Também na Itália, e não só nas aulas de Teologia, o motu proprio causou reflexões em cadeia. "Como liturgistas, até hoje tínhamos como consolidadas categorias como a Lex credendi e a Lex orandi: a primeira era o conteúdo da fé; a segunda, as formas concretas da celebração. Quando mudava uma, mudava também a outra, porque o modo de rezar é fundamental para o modo de viver a fé", afirma Grillo. Hoje se diz que existem dois usos diversos da mesma Lex orandi; diz-se que a fé é comum sobre bases dogmáticas e bíblicas, e depois, só haveria usos litúrgicos diversos. A reforma litúrgica tinha feito um caminho para encontrar um rito comum dentro do qual houvesse o pluralismo legítimo. Corre-se, porém, o risco de gerar uma espécie de self-service de ritos diversos. E, em uma sociedade tentada pelo "supermercado" das religiões, "a escolha do rito velho poderia tornar-se uma oferta a mais do sacro. Em outros país, como a França, a coisa mais evidente, porque a reforma litúrgica não teve a difusão e a popularidade que se verificaram na Itália" .


"O motu proprio nos deu matéria sobre a qual trabalhar", conclui Grillo. "E tudo isso é um estímulo a reler muitos conceitos dados por evidentes e relançar os motivos verdadeiros que tornam urgente e irreversível a reforma litúrgica". Por sua vez, o professor Groen ressalta a necessidade de preservar a missão dos teólogos, a quem cabe um trabalho sério: "Não somos infalíveis, mas temos o dever de exercer uma função profética de visão crítica a serviço da Igreja”.

Nota:
1. Artigo publicado na revista italiana Jesus (San Paolo,maio de 2008. Reproduzido com autorização do editor. Tradução: Pe. Lourenço Costa.
Fonte: Revista Vida Pastoral


***


A agudeza teológica se percebe praticamente nula desde as primeiras linhas. Primeiro, o rito de 1969 se torna mais antigo que o do século XVI através da mágica do aspecto sociológico. O que é isso? Como o autor espera ser levado a sério com um argumento de entrada tão estapafúrdio!?

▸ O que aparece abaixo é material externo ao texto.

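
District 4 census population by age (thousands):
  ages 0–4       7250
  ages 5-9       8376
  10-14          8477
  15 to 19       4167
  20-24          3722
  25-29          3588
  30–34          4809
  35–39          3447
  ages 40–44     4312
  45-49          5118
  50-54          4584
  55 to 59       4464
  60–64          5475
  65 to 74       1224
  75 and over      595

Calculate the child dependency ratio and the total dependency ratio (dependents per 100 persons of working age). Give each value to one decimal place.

Youth dependency ratio: 55.2
Total dependency ratio: 59.3

0–14: 7250 + 8376 + 8477 = 24103
15–64: 4167 + 3722 + 3588 + 4809 + 3447 + 4312 + 5118 + 4584 + 4464 + 5475 = 43686
65+: 1224 + 595 = 1819
Youth dependency ratio = 24103 / 43686 × 100 = 55.2
Total dependency ratio = (24103 + 1819) / 43686 × 100 = 25922 / 43686 × 100 = 59.3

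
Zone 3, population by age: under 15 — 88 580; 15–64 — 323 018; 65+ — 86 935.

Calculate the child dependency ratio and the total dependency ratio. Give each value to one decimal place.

Youth dependency ratio = 88 580 / 323 018 × 100 = 27.4
Total dependency ratio = (88 580 + 86 935) / 323 018 × 100 = 175 515 / 323 018 × 100 = 54.3

Youth dependency ratio: 27.4
Total dependency ratio: 54.3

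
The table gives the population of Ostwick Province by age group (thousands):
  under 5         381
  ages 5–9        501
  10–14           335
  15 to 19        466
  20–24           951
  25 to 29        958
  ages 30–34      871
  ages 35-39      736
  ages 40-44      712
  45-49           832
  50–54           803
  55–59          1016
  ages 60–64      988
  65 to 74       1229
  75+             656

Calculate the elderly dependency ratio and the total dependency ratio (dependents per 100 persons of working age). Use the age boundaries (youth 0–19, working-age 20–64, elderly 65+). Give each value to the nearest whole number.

0–19: 381 + 501 + 335 + 466 = 1683
20–64: 951 + 958 + 871 + 736 + 712 + 832 + 803 + 1016 + 988 = 7867
65+: 1229 + 656 = 1885
Old-age dependency ratio = 1885 / 7867 × 100 = 24
Total dependency ratio = (1683 + 1885) / 7867 × 100 = 3568 / 7867 × 100 = 45

Old-age dependency ratio: 24
Total dependency ratio: 45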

Segundo o autor, é o desejo individualista do homem moderno que o conduz naturalmente ao rito tridentino, uma vez que ele é "rigorosamente individualista". E em que se baseia o autor par afirmar que o rito antigo é "rigorosamente individualista"? Já que o mesmo não nos diz, podemos deduzir que tal conclusão vem do fato do sacerdote celebrar sozinho, por não existir concelebração, muito menos diálogo entre o sacerdote e o povo. Tal argumentação carece de base na realidade, na história e no pensamento litúrgico da Igreja.

A liturgia tradicional não é individualista porque a essência do individualismo é a oposição a toda e qualquer forma de autoridade exterior, a toda forma de regulação. Onde vemos tal tendência com maior frequência? No antigo rito, totalmente regulado pelas leis da Igreja ou no novo rito, ditado pelas modas individuais de cada paróquia, ou mesmo, regulado única e exclusivamente pela vontade do padre (o indivíduo litúrgico)?

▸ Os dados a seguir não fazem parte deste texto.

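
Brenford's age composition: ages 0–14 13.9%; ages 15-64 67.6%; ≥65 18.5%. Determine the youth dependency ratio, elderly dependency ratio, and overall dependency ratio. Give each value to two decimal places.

Youth dependency ratio = 13.9 / 67.6 × 100 = 20.56
Old-age dependency ratio = 18.5 / 67.6 × 100 = 27.37
Total dependency ratio = (13.9 + 18.5) / 67.6 × 100 = 32.4 / 67.6 × 100 = 47.93

Youth dependency ratio: 20.56
Old-age dependency ratio: 27.37
Total dependency ratio: 47.93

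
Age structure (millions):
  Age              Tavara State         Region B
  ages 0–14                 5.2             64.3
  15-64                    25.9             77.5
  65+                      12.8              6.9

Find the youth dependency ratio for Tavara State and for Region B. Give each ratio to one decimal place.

Tavara State: 20.1
Region B: 83.0

Tavara State: 5.2 / 25.9 × 100 = 20.1
Region B: 64.3 / 77.5 × 100 = 83.0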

O autor afirma que os grupos ligados ao rito tradicional se isolam da Igreja e renunciam à oração cotidiana. Analisemos a primeira afirmação.

Sim, é verdade que muitos fiéis que estão ligados ao rito tradicional se isolam, mas não o fazem por causa da liturgia antiga, mas sobretudo por causa das "deformações da liturgia no limite do suportável", como reconheceu o Papa Bento XVI na sua carta aos bispos. É o individualismo presente na mentalidade dos liturgistas modernos e das suas equipes de pastoral que isola os fiéis "profundamente radicados na fé da Igreja", para usar outra expressão do Papa atual. Por isso mesmo existe o Motu Proprio, por isso mesmo Bento XVI comprou uma briga universal para defender essa pequena parcela do povo católico: porque o problema não está nos tradicionalistas, mas sim na Igreja individualista, ordinária e moderna.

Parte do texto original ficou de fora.